Issues and Challenges (View points)

 The main issue identified with the most recent move is the way where RBI's board
acknowledged the panel's suggestions and promptly followed up on it. This at that point
starts the trend for future exchanges and risk turning into the accepted template —in
years good and bad.
 The move has very serious implications for the RBI’s balance sheet, Union Budget,
financial markets and debt management by the RBI
 The subsequent issue is the embedded belief among big section of the government
and organization about the idea of RBI's reserves and how it should be deployed.
 The transfer of fund will and has impacted the fiscal deficit target of the government in
the budget 2020 as the government got more amount of money to fund more projects and
also to increase the consumption in the economy.
  a key question which remains unanswered is who should decide if the RBI has sufficient
reserves. "Should the government decide this or should the RBI," He asks.
 However some economist are of the view that the use of excess funds should be of
balance sheet nature and should not be used for expenditure rather it can be positively
used for recapitalization of banks and extinguishing debt to show that the government is
serious about a strong public sector fiscal position.

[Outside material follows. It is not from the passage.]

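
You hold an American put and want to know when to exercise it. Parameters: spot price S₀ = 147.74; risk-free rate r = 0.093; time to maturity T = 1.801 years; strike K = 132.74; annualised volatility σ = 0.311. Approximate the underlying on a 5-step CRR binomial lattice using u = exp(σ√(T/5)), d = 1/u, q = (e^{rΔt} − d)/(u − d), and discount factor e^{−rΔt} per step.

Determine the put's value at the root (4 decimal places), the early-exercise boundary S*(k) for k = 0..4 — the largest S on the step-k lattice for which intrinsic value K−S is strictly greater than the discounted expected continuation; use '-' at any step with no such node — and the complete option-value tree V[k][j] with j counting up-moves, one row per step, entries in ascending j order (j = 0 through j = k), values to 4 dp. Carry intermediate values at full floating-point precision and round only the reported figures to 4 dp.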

 The massive payout has raised worries that the government might be appropriating
money from the RBI to meet its dire spending needs, thus effectively viably
transforming the national bank into a financier for the government. National banks,
like the RBI, however, should be free from all types of government influences. But in
reality, governments across the world attempt to impact decision-making by their
respective national banks in different manners.